Ah, long weekends! Sleeping in, lazy afternoons in the sun, and losing track of time with a good book. And reading so much you save the blogging for later. Here are four books I devoured last weekend and cannot wait to get into the hands of children.
Patina, Jason Reynolds
"...That's kinda what running was to me. A way to shut people up. A way to... I guess, sometimes even shut myself up. Just turn it all off. Leave everything, all the hurting stuff, the unregular stuff that seemed regular to me, in the dust."
The second in Reynolds' Track series - Patina follows another member of Ghosts' track team, Patina, or Patty. Dedicated "For those who've been passed the baton too young," Patina's volume honors so many young women who are expected to handle it all. Life's difficulties and raw struggles get handed to way too many kids to young, and Patty's story is no different. Patty has always helped with her younger sister Maddy, and especially now so since they live with their Aunt and Uncle and not her mom, who struggles with diabetes, or as she calls it, The Sugar. Patty's to do list centers on her sister, "Make sure Maddy's bathed. make sure Maddy's dressed. Make sure Maddy's fed. Everything." (13-14). Part of Patty's 'everything' is running. Patty has always been a skilled runner, and joining the Defenders, her running team lets her put some serious distance behind her. Fitting in on her track team has been way easier than her new school, Chester Academy, where she feels out of place amongst the rich, white prep school crowd. As there are challenges at home, at school, and at track - you will tear through the pages racing after Patty.
Be the One: Six True Stories of Teens Overcoming Hardship with Hope, Bryon Pitts
"Healing can come from many places, but it starts and ends with you, the individual who finds the hero inside your own heart."As a journalist for over 30 years, Bryon Pitts has heard and shared innumerable stories. This collection takes six young voices who answer the question - "How do you explain it, young people who face what seem like insurmountable odds and yet succeed?" (2) Pitts describes, "These are not bootstrap stories of young people who made it on their own. But rather, young people who endured when they had to, sought out others when they could, and managed to stay faithful to their dreams and ambitions when they could very easily have given up. More than survivors, they are overcomers" (4). From Tania Parker, who Pitts met at her charter school when she was eleven years old, to Pappy a teen refugee who fled Zaire (now the Democratic Republic of the Congo) and now works for a relief agency- each story will leave you humbled and inspired. As Pitts writes, "I wanted others... to know they are not alone and know that heroes come in all sizes and ages" (5).

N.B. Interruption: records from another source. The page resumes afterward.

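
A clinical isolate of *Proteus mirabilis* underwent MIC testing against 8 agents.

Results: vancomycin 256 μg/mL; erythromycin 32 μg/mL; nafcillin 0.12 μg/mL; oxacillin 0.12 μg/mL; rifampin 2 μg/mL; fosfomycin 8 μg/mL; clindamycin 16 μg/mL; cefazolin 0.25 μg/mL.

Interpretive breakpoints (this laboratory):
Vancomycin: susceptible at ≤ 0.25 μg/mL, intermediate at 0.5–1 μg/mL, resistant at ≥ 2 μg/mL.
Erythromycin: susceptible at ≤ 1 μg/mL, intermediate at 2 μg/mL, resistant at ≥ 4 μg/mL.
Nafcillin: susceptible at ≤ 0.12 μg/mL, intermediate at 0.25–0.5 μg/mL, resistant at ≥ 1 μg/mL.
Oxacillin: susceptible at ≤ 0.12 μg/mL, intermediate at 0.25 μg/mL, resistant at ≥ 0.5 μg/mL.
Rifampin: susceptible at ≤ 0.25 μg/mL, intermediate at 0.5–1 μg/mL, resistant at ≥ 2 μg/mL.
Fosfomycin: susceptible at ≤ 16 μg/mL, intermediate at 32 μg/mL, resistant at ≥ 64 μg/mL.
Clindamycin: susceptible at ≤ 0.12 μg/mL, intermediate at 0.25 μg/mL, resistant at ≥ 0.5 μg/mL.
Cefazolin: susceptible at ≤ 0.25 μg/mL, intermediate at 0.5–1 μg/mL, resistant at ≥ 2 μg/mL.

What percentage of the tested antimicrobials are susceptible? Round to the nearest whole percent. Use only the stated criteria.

Vancomycin (256 μg/mL) ≥ 2 μg/mL → R
Erythromycin (32 μg/mL) ≥ 4 μg/mL ⇒ Resistant
Nafcillin (0.12 μg/mL) ≤ 0.12 μg/mL ⇒ susceptible
Oxacillin (0.12 μg/mL) ≤ 0.12 μg/mL → susceptible
Rifampin (2 μg/mL) ≥ 2 μg/mL ⇒ resistant
Fosfomycin: 8 μg/mL is ≤ 16 μg/mL — S
Clindamycin: 16 μg/mL is ≥ 0.5 μg/mL — resistant
Cefazolin (0.25 μg/mL) ≤ 0.25 μg/mL ⇒ S
Susceptible: 4/8

50%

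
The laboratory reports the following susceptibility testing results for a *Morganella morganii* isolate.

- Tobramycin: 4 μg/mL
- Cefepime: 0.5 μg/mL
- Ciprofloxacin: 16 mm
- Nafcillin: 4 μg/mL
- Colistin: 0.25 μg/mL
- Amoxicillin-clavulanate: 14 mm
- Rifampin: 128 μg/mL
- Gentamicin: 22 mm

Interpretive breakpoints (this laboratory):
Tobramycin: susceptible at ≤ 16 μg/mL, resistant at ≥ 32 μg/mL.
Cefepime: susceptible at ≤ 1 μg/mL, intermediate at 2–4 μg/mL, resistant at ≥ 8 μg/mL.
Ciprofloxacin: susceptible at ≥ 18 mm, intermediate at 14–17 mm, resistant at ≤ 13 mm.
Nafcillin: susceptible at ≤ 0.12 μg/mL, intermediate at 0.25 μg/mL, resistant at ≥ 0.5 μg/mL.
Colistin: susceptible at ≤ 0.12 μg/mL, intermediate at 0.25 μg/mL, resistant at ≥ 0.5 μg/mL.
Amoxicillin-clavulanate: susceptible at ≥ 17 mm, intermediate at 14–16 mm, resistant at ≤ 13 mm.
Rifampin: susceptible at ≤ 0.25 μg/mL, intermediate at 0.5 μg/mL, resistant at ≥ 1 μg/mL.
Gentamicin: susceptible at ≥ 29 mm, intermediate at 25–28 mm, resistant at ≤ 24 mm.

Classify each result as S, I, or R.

S, S, I, R, I, I, R, R

Tobramycin: 4 μg/mL is ≤ 16 μg/mL — Susceptible
Cefepime 0.5 μg/mL: ≤ 1 μg/mL → S
Ciprofloxacin 16 mm: in 14–17 mm → I
Nafcillin 4 μg/mL: ≥ 0.5 μg/mL ⇒ Resistant
Colistin: 0.25 μg/mL is = 0.25 μg/mL ⇒ I
Amoxicillin-clavulanate: 14 mm is in 14–16 mm → Intermediate
Rifampin: 128 μg/mL is ≥ 1 μg/mL — resistant
Gentamicin 22 mm: ≤ 24 mm — resistant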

I Am A Secret Service Agent: My Life Spent Protecting the President, Dan Emmett
"Before entering the room, I took a few seconds to think of my wife and family. I said a quick prayer to the effect that if called upon to kill... I would do so quickly and accurately, and President Clinton would live even if I did not. As my prayer ended, I was filled with a calm rage... no matter what, I would do my job to the best of my abilities."Dan Emmett served as a Secret Service agent for three presidents, President George H.W. Bush, President Bill Clinton, and President George W. Bush. In this incredible biography, Emmett catalogs his lifelong dream of being a secret service agent ever since seeing them in action when President Kennedy was assassinated. With gripping details, he shares the application process, training, and day-to-day life of various Secret Service assignments. Absolutely fascinating to see more of the inner workings of one of the most heralded agencies in the United States. I wish I could rewind and give this book to so many former students of mine. Step by step, you see what it took to even be selected for the Secret Service, and then all the other duties a Secret Service agent does before they even get close to guarding the President. This book will definitely be passed around quickly from student to student - incredible read!
How Dare the Sun Rise, Sandra Uwiringiyimana
"I felt the metal barrel on my temple. I waited for the blast. In that moment, I thought it was all over."Sandra Uwiringiyimana's memoir How Dare the Sun Rise is an incredible portrait of bravery, survival, and strength. From the Democratic Republic of the Congo, at ten years old Sandra watched her mother and sister be shot by rebels who invaded their refugee camp, killing her sister. She escaped with other surviving family members and eventually resettled in Rochester, New York through the UN refugee program. However, life in the United States wasn't exactly what she envisioned either. Making a home somewhere new and unfamiliar, wrestling with scars of the past, trying to create a life somewhat resembling normal - it was not easy, "I had grown up in a war zone, but life in America, I realized was a different kind of war zone" (171). Sandra takes readers through her story with grace, insight, and a keen eye for justice. Her resilience is humbling, and her activism is inspiring. May we all do more to fight for what is right.